Зитос, не отрываясь, продолжал рассматривать символ.
— Он сказал: «Горгон теперь говорит с нами». Это точные слова Аркборна.
— Может, это образное выражение? — предположил Гарго.
Зитос отверг эту мысль, резко тряхнув головой:
— Воины Железной Десятки очень прямолинейны, Иген. Я редко слышал, чтобы они выражались образно.
Абидеми кивнул. Он сидел на одной из усиленных скамей и втирал масло в лезвие и зубцы своего меча, в чем не было необходимости. За последнее время ему не попалось ничего, что могло бы затупить оружие, но он неуклонно следовал воинской привычке.
— Я тоже слышал его, но решил, что неправильно понял. Но все равно это интересно, братья. Этого же не может быть. Феррус Манус мертв. Я видел, как он погиб. — Его голос ослаб, словно приглушенный тяжкими воспоминаниями. — Правда, я находился далеко оттуда.
Это видели многие легионеры на Истваане, как предатели, так и преданные. До того дня примархи считались бессмертными. Считалось, что их нельзя убить. Их считали богами, хотя в то же время сама эта концепция отрицалась. Фениксиец опроверг расхожее мнение. Фулгрим возвышался над своим братом с клинком, поднятым, как топор палача. А Горгон стоял на коленях посреди моря своих мертвых сынов, не сумевших его защитить. Окровавленный, сломленный, пылающий бессильной яростью.
Смертельный удар рассек шею и отделил голову от туловища.
То, что последовало потом, возродило веру в божественную природу сынов Императора.
— Мне кажется, я
Гарго отложил копье.
— Опустошительный шторм, — подсказал он.
— А потом… ощущение потери, — добавил Зитос, все еще не отрывая взгляда от символа на стене. — Здесь чувствуется какая–то дисгармония, и началась она с гибели Горгона.
— Железо еще никогда не было таким хрупким, — согласился Абидеми, забыв о лоскуте промасленной кожи.
— А ты знаешь его, брат? — спросил Гарго у Зитоса. — Этого Медузона?
Зитос покачал головой:
— Мне приходилось сражаться вместе с Железными Руками во время Великого крестового похода, но не рядом с ним. Думаю, Нумеон его знал по Кальдере, но это была всего лишь одна кампания из многих.
— Они называют его военачальником, — сказал Абидеми.
— А как насчет Нуроса? — спросил Гкрго. — Я узнал его имя по спискам личного состава, но этим мои сведения и ограничиваются.
Во время спасательной операции Нурос дочти ничего не говорил.
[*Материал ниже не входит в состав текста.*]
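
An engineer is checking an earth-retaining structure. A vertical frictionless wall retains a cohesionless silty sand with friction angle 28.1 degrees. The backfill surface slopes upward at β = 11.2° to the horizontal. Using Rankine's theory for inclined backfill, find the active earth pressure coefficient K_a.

0.384

K_a = cos β · (cos β − √(cos²β − cos²φ)) / (cos β + √(cos²β − cos²φ)).
cos β = 0.9810, cos φ = 0.8821, √(cos²β − cos²φ) = 0.4291.
K_a = 0.9810 × (0.9810 − 0.4291)/(0.9810 + 0.4291) = 0.3839.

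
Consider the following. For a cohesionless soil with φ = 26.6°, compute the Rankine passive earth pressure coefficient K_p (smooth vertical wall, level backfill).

2.62

K_p = (1 + sin φ)/(1 − sin φ) = tan²(45° + 26.6°/2) = 2.622.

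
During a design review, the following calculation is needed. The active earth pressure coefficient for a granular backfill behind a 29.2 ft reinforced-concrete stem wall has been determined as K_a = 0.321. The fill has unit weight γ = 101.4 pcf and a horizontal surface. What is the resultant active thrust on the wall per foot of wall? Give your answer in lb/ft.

P = ½ K_a γ H² = 0.5 × 0.321 × 101.4 × 29.2² = 13880 lb/ft.

13900 lb/ft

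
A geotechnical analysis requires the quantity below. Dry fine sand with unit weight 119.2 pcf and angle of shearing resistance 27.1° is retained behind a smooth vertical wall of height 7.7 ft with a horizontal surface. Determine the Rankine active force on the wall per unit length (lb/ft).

1320 lb/ft

K_a = tan²(45° − φ/2) = 0.3741.
P_a = ½ K_a γ H² = 0.5 × 0.3741 × 119.2 × 7.7² = 1322 lb/ft.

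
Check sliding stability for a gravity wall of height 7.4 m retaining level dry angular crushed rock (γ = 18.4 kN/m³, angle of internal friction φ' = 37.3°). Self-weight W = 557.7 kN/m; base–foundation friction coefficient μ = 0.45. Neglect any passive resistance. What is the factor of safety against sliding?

2.03

K_a = tan²(45° − 37.3°/2) = 0.2453.
P_a = ½K_aγH² = 0.5×0.2453×18.4×7.4² = 123.6 kN/m, acting at H/3 = 2.467 m above the base.
FS_sliding = μW / P_a = 0.45×557.7 / 123.6 = 2.030.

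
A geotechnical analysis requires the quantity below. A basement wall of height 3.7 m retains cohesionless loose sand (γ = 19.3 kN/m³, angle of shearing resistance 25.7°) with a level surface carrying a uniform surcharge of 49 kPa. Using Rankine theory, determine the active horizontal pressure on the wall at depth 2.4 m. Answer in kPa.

K_a = (1 − sin φ)/(1 + sin φ) = 0.3950.
σ_v = γz + q = 19.3 × 2.4 + 49 = 95.32 kPa.
σ_h = K_a σ_v = 0.3950 × 95.32 = 37.65 kPa.

37.7 kPa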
Но он быстро принял вызов и продемонстрировал решимость и готовность к самопожертвованию, чем всегда могли по праву гордиться Саламандры.
Его реакция на присутствие Вулкана, как и реакция его воинов была сродни восторженному поклонению.
— Я чувствую, что в его голове клубятся бесчисленнее вопросы, — сказал Абидеми,
— Мы и сами были такими на Макрагге и потом на Ноктюрне, разве не так?
— У меня и сейчас еще масса вопросов, — понизив голос, пробормотал Гарго.
Зитос поверх их голов взглянул на единственного обитателя просторной казармы, кто пока не сказал ни слова, и решил, что у него тоже много вопросов.
Вулкан сидел поодаль от остальных, в сосредоточенном молчании смежив веки и держась одной рукой за талисман.
— Отец? — окликнул его Зитос, едва тот открыл глаза. Хотя отреагировал Вулкан на взгляд сына или на что–то иное, было неясно.